Ils pèsent. A chaque déménagement le souvenir de ces lectures inutiles m'écrase. Et quand, au cinquième étage, l'ami en sueur laisse échapper un roman et vous demande "c'est bien, ça ?", comment lui avouer qu'on n'en a aucun souvenir ?

Ils jaunissent. Pas comme un citron qui murit. Comme un œil ictérique.

Ah, et ils sont sales. On n'a pas idée. Bien se laver les mains.



Alors évidemment, quand d'honnête gens prennent la défense du livre en papier en arguant que ce serait dommage de perdre cette odeur de moisi, ces champignons, ces parasites, cette poussière, ce tassement des disques consécutif à leur manutention, je m'irrite. Pourquoi ne pas regretter tant qu'on y est le saturnisme des protes, l'odeur du parchemin, le cri de l'animal qu'on tue pour copier sur sa peau les versets du Deutéronome ? Pourquoi tant qu'on y est ne pas faire inscrire au patrimoine immatériel de l'humanité les reliures France-Loisir ?

Je sais bien qu'on ne peut pas faire sécher de fleurs dans un livre électronique. Mais j'ai bien peur que cela n'émeuve guère l'actionnaire d'Amazon ou d'Apple.
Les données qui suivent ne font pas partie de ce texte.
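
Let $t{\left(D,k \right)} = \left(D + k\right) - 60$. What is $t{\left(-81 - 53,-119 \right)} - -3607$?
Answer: $3294$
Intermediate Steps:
$t{\left(D,k \right)} = -60 + D + k$
$t{\left(-81 - 53,-119 \right)} - -3607 = \left(-60 - 134 - 119\right) - -3607 = \left(-60 - 134 - 119\right) + 3607 = -313 + 3607 = 3294$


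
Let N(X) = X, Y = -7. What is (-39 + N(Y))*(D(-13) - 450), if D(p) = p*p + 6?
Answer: 12650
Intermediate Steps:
D(p) = 6 + p**2 (D(p) = p**2 + 6 = 6 + p**2)
(-39 + N(Y))*(D(-13) - 450) = (-39 - 7)*((6 + (-13)**2) - 450) = -46*((6 + 169) - 450) = -46*(175 - 450) = -46*(-275) = 12650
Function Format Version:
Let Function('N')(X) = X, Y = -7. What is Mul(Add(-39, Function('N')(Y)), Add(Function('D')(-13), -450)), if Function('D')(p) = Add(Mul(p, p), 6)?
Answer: 12650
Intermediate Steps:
Function('D')(p) = Add(6, Pow(p, 2)) (Function('D')(p) = Add(Pow(p, 2), 6) = Add(6, Pow(p, 2)))
Mul(Add(-39, Function('N')(Y)), Add(Function('D')(-13), -450)) = Mul(Add(-39, -7), Add(Add(6, Pow(-13, 2)), -450)) = Mul(-46, Add(Add(6, 169), -450)) = Mul(-46, Add(175, -450)) = Mul(-46, -275) = 12650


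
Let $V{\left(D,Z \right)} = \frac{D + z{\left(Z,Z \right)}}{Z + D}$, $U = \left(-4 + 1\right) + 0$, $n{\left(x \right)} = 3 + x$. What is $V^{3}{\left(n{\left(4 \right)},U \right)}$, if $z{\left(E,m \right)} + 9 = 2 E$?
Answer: $-8$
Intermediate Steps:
$z{\left(E,m \right)} = -9 + 2 E$
$U = -3$ ($U = -3 + 0 = -3$)
$V{\left(D,Z \right)} = \frac{-9 + D + 2 Z}{D + Z}$ ($V{\left(D,Z \right)} = \frac{D + \left(-9 + 2 Z\right)}{Z + D} = \frac{-9 + D + 2 Z}{D + Z}$)
$V^{3}{\left(n{\left(4 \right)},U \right)} = \left(\frac{-9 + \left(3 + 4\right) + 2 \left(-3\right)}{\left(3 + 4\right) - 3}\right)^{3} = \left(\frac{-9 + 7 - 6}{7 - 3}\right)^{3} = \left(\frac{1}{4} \left(-8\right)\right)^{3} = \left(-2\right)^{3} = -8$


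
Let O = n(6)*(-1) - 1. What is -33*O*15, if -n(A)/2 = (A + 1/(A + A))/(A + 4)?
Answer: -429/4 ≈ -107.25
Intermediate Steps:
n(A) = -2*(A + 1/(2*A))/(4 + A) (n(A) = -2*(A + 1/(A + A))/(A + 4) = -2*(A + 1/(2*A))/(4 + A))
O = 13/60 (O = ((-1 - 2*6²)/(6*(4 + 6)))*(-1) - 1 = ((⅙)*(-1 - 2*36)/10)*(-1) - 1 = ((⅙)*(⅒)*(-1 - 72))*(-1) - 1 = ((⅙)*(⅒)*(-73))*(-1) - 1 = -73/60*(-1) - 1 = 73/60 - 1 = 13/60 ≈ 0.21667)
-33*O*15 = -33*13/60*15 = -143/20*15 = -429/4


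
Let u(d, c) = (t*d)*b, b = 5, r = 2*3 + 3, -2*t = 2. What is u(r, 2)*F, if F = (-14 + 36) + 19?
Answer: -1845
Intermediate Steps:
t = -1 (t = -½*2 = -1)
r = 9 (r = 6 + 3 = 9)
u(d, c) = -5*d (u(d, c) = -d*5 = -5*d)
F = 41 (F = 22 + 19 = 41)
u(r, 2)*F = -5*9*41 = -45*41 = -1845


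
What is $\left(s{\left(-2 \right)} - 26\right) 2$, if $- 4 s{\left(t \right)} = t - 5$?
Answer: $- \frac{97}{2} \approx -48.5$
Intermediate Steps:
$s{\left(t \right)} = \frac{5}{4} - \frac{t}{4}$ ($s{\left(t \right)} = - \frac{t - 5}{4} = - \frac{-5 + t}{4} = \frac{5}{4} - \frac{t}{4}$)
$\left(s{\left(-2 \right)} - 26\right) 2 = \left(\left(\frac{5}{4} - - \frac{1}{2}\right) - 26\right) 2 = \left(\left(\frac{5}{4} + \frac{1}{2}\right) - 26\right) 2 = \left(\frac{7}{4} - 26\right) 2 = \left(- \frac{97}{4}\right) 2 = - \frac{97}{2}$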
Il va falloir trouver de meilleurs arguments, je le crains.


Par exemple, je veux bien qu'on m'explique, avec un beau graphique, combien, mettons pour cent livres lus, je donnerai de mon bel argent, à l'auteur, au libraire, à l'éditeur, au distributeur, au diffuseur, à l'imprimeur ? Et combien sera reversé à l'ouvrier chinois qui assemble la machine, au mineur africain qui extrait les minéraux qui entrent dans sa composition, combien à l'actionnaire ? Ça oui, je serais curieux.

Je veux bien qu'on me parle du coût énergétique d'un appareil de plus, qu'il faudra recharger, changer tous les trois ans. Feuilleter des brochures. Comparer les prix. Parler à des vendeurs. Avoir sur le modèle choisi des discussions qui vous font souhaiter une mort rapide. 

Je veux bien m'entendre expliquer que peut-être la possession peut avoir un avantage sur la simple licence d'utilisation. Je ne veux pas entendre des technoprêtres à la Jacques Attali faire la leçon à de bons bougres un peu débiles dont l'attachement pittoresque à ces vieux tas de cellulose évoque fortement le syndrome de Diogène et qui pleurnichent leur amour d'une donnée olfactive.

Je mets donc à disposition des amoureux de l'odeur qui le souhaitent les ébauches d'arguments qui précèdent et m'en vais rêver d'autodafés qui sentiraient la résine et le laurier.